I was the first buttonholer the staff had seen for some time, so I had a show and tell session on inserting needles for buttonholing.  I brought my own blunt needles (few public hospitals do buttonholing, so if you do, take a supply with you).  The only thing to be careful about is to make sure you tell the staff how the needles should be taken out (at the same angle they go in) or they may press down and pull them out at the wrong angle, damaging the buttonhole tunnel.

I had a great session. It went quickly and I was back at Metung within 30 minutes – in time for a barbecue dinner and a stroll along the waterfront.  We were again part of our extended family, and we spent the evening playing 500 (and winning) and then minding the grandkids while their mum and dad went out to dinner.

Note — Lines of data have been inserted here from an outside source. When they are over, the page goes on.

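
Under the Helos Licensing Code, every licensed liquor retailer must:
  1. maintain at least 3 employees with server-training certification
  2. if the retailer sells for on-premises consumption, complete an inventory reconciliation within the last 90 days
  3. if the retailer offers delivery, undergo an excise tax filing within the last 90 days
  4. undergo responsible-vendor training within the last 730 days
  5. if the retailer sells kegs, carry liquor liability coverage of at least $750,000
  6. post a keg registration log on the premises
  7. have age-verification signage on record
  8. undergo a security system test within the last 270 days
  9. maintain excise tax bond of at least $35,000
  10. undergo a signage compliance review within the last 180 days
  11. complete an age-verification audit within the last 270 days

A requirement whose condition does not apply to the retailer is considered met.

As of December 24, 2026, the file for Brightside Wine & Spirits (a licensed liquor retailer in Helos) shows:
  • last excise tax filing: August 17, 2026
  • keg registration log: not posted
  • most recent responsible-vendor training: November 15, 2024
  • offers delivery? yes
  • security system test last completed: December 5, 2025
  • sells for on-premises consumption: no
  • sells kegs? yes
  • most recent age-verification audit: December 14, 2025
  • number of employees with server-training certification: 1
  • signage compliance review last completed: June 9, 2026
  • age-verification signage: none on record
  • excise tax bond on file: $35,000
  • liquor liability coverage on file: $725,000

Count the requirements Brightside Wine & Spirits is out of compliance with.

1. employees with server-training certification 1 < 3 → not met
2. condition 'sells for on-premises consumption' does not hold → requirement n/a → met
3. condition 'offers delivery' holds; excise tax filing 129 days ago vs limit 90 → not met
4. responsible-vendor training 769 days ago vs limit 730 → not met
5. condition 'sells kegs' holds; liquor liability coverage $725,000 < $750,000 → not met
6. keg registration log absent → not met
7. age-verification signage absent → not met
8. security system test 384 days ago vs limit 270 → not met
9. excise tax bond $35,000 ≥ $35,000 → met
10. signage compliance review 198 days ago vs limit 180 → not met
11. age-verification audit 375 days ago vs limit 270 → not met
Not met: 9 of 11

9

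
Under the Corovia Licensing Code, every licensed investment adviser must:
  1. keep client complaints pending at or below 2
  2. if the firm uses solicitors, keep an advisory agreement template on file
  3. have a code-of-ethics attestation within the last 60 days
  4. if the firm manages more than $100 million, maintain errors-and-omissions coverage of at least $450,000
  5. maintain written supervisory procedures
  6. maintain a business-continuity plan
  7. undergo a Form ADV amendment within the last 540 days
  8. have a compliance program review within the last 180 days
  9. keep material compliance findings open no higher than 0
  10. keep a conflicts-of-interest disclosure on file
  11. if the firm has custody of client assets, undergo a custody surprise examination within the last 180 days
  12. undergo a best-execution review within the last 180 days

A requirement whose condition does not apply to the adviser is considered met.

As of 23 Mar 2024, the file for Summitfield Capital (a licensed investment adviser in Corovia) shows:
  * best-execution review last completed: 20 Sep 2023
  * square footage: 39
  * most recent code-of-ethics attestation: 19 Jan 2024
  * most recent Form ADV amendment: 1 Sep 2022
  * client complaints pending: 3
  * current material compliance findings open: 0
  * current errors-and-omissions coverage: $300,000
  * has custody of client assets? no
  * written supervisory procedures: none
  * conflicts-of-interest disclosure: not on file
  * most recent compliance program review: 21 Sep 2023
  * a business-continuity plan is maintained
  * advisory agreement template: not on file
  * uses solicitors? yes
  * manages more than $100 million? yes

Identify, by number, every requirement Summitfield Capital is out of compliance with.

1. client complaints pending 3 > 2 → not met
2. condition 'uses solicitors' holds; advisory agreement template absent → not met
3. code-of-ethics attestation 64 days ago vs limit 60 → not met
4. condition 'manages more than $100 million' holds; errors-and-omissions coverage $300,000 < $450,000 → not met
5. written supervisory procedures absent → not met
6. business-continuity plan present → met
7. Form ADV amendment 569 days ago vs limit 540 → not met
8. compliance program review 184 days ago vs limit 180 → not met
9. material compliance findings open 0 ≤ 0 → met
10. conflicts-of-interest disclosure absent → not met
11. condition 'has custody of client assets' does not hold → requirement n/a → met
12. best-execution review 185 days ago vs limit 180 → not met
Not met: 1, 2, 3, 4, 5, 7, 8, 10, 12

1, 2, 3, 4, 5, 7, 8, 10, 12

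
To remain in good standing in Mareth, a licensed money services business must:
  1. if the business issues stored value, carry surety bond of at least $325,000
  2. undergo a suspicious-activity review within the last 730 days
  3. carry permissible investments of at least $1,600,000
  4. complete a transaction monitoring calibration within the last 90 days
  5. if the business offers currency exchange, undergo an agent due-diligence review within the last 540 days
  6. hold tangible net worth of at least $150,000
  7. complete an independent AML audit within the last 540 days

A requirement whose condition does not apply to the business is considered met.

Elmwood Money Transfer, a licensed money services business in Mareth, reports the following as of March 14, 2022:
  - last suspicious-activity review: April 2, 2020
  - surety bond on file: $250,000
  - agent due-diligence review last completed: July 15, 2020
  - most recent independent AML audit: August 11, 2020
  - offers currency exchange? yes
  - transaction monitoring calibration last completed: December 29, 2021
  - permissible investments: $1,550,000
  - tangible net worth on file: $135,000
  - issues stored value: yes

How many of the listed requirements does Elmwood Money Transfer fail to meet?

1. condition 'issues stored value' holds; surety bond $250,000 < $325,000 → not met
2. suspicious-activity review 711 days ago vs limit 730 → met
3. permissible investments $1,550,000 < $1,600,000 → not met
4. transaction monitoring calibration 75 days ago vs limit 90 → met
5. condition 'offers currency exchange' holds; agent due-diligence review 607 days ago vs limit 540 → not met
6. tangible net worth $135,000 < $150,000 → not met
7. independent AML audit 580 days ago vs limit 540 → not met
Not met: 5 of 7

5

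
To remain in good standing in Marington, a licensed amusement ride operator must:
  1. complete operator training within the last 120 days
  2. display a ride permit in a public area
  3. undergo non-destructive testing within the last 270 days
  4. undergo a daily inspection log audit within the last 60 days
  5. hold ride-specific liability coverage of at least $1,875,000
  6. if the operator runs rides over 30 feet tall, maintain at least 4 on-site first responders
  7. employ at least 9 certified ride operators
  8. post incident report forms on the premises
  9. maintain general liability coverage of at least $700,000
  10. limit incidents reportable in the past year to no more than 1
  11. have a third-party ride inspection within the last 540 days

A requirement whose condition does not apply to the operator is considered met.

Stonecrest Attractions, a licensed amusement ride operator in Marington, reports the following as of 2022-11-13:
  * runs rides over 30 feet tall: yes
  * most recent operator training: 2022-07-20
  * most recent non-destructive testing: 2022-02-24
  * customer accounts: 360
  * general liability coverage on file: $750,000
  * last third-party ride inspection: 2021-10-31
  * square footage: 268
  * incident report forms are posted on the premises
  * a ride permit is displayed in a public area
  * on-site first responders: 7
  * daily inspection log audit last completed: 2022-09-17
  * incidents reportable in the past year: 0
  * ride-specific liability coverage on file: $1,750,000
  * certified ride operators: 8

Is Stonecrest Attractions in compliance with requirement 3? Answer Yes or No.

3. non-destructive testing 262 days ago vs limit 270 → met

Yes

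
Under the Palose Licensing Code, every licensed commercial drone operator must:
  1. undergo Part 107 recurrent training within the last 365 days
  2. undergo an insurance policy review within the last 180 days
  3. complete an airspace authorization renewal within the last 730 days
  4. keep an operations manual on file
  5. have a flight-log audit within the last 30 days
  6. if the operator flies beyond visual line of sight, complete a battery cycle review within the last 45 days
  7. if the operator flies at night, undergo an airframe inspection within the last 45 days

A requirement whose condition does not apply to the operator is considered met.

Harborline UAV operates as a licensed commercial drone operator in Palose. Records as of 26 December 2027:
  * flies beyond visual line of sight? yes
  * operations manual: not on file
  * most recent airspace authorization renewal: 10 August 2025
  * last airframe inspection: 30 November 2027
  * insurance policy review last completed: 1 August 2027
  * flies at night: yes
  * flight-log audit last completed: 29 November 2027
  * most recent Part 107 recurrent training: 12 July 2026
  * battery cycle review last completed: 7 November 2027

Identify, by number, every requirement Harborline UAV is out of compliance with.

1, 3, 4, 6

1. Part 107 recurrent training 532 days ago vs limit 365 → not met
2. insurance policy review 147 days ago vs limit 180 → met
3. airspace authorization renewal 868 days ago vs limit 730 → not met
4. operations manual absent → not met
5. flight-log audit 27 days ago vs limit 30 → met
6. condition 'flies beyond visual line of sight' holds; battery cycle review 49 days ago vs limit 45 → not met
7. condition 'flies at night' holds; airframe inspection 26 days ago vs limit 45 → met
Not met: 1, 3, 4, 6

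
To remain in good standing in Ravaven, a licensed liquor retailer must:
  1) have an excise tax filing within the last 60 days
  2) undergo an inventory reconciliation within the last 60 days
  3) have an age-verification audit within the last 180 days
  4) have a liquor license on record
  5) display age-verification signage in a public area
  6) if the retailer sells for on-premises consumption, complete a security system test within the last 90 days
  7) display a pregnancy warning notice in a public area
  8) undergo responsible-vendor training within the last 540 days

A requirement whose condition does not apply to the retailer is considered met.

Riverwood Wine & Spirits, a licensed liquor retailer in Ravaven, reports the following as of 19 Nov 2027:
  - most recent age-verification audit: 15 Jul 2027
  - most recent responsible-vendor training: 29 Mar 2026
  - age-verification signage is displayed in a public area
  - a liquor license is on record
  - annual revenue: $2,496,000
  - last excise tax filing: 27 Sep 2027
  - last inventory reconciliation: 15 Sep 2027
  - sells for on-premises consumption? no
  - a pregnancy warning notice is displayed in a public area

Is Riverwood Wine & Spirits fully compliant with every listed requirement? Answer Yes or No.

1. excise tax filing 53 days ago vs limit 60 → met
2. inventory reconciliation 65 days ago vs limit 60 → not met
3. age-verification audit 127 days ago vs limit 180 → met
4. liquor license present → met
5. age-verification signage present → met
6. condition 'sells for on-premises consumption' does not hold → requirement n/a → met
7. pregnancy warning notice present → met
8. responsible-vendor training 600 days ago vs limit 540 → not met
Not met: 2, 8

No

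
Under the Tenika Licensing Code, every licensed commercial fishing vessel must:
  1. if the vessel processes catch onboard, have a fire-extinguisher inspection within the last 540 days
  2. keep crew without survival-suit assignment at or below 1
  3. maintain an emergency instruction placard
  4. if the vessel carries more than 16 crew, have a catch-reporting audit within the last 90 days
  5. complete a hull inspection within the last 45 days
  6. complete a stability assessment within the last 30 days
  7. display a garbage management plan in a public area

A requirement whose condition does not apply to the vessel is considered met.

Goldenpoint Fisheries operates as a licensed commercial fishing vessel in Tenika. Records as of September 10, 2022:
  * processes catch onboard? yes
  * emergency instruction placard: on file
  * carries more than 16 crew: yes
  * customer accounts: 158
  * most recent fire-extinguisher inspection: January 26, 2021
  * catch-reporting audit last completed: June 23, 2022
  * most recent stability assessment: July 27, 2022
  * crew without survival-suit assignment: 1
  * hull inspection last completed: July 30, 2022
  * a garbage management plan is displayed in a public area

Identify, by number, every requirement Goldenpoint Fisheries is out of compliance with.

1, 6

1. condition 'processes catch onboard' holds; fire-extinguisher inspection 592 days ago vs limit 540 → not met
2. crew without survival-suit assignment 1 ≤ 1 → met
3. emergency instruction placard present → met
4. condition 'carries more than 16 crew' holds; catch-reporting audit 79 days ago vs limit 90 → met
5. hull inspection 42 days ago vs limit 45 → met
6. stability assessment 45 days ago vs limit 30 → not met
7. garbage management plan present → met
Not met: 1, 6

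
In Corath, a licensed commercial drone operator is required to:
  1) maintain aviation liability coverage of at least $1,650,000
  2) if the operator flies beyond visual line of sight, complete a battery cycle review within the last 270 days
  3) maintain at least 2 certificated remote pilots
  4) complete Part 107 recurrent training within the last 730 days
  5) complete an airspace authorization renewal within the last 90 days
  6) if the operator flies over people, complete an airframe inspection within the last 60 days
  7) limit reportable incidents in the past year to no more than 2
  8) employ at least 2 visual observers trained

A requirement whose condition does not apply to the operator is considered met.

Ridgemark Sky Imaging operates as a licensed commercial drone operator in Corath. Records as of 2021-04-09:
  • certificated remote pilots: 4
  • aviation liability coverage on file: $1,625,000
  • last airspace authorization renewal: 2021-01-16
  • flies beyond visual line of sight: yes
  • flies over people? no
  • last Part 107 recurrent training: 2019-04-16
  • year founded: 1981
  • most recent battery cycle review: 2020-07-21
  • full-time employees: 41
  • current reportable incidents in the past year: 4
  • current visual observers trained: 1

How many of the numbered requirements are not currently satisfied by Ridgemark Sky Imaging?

3

1. aviation liability coverage $1,625,000 < $1,650,000 → not met
2. condition 'flies beyond visual line of sight' holds; battery cycle review 262 days ago vs limit 270 → met
3. certificated remote pilots 4 ≥ 2 → met
4. Part 107 recurrent training 724 days ago vs limit 730 → met
5. airspace authorization renewal 83 days ago vs limit 90 → met
6. condition 'flies over people' does not hold → requirement n/a → met
7. reportable incidents in the past year 4 > 2 → not met
8. visual observers trained 1 < 2 → not met
Not met: 3 of 8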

We stayed two nights and headed home about 11am Sunday.  Though it was short, getting away was a real holiday and we really enjoyed it.

So much so that we have decided to do it again next week.  We are off to Sydney for the Australia Day break – four days).  I will be dialysing at Lindfield, a northern suburb about 20 minutes from the city and the harbour.  I’ll let you know more about that in the next post.

In the meantime, get out of the house and out of town, if you possibly can, at least for a day or two.  Take a train, a plane, an automobile or a boat: the joy of the new awaits.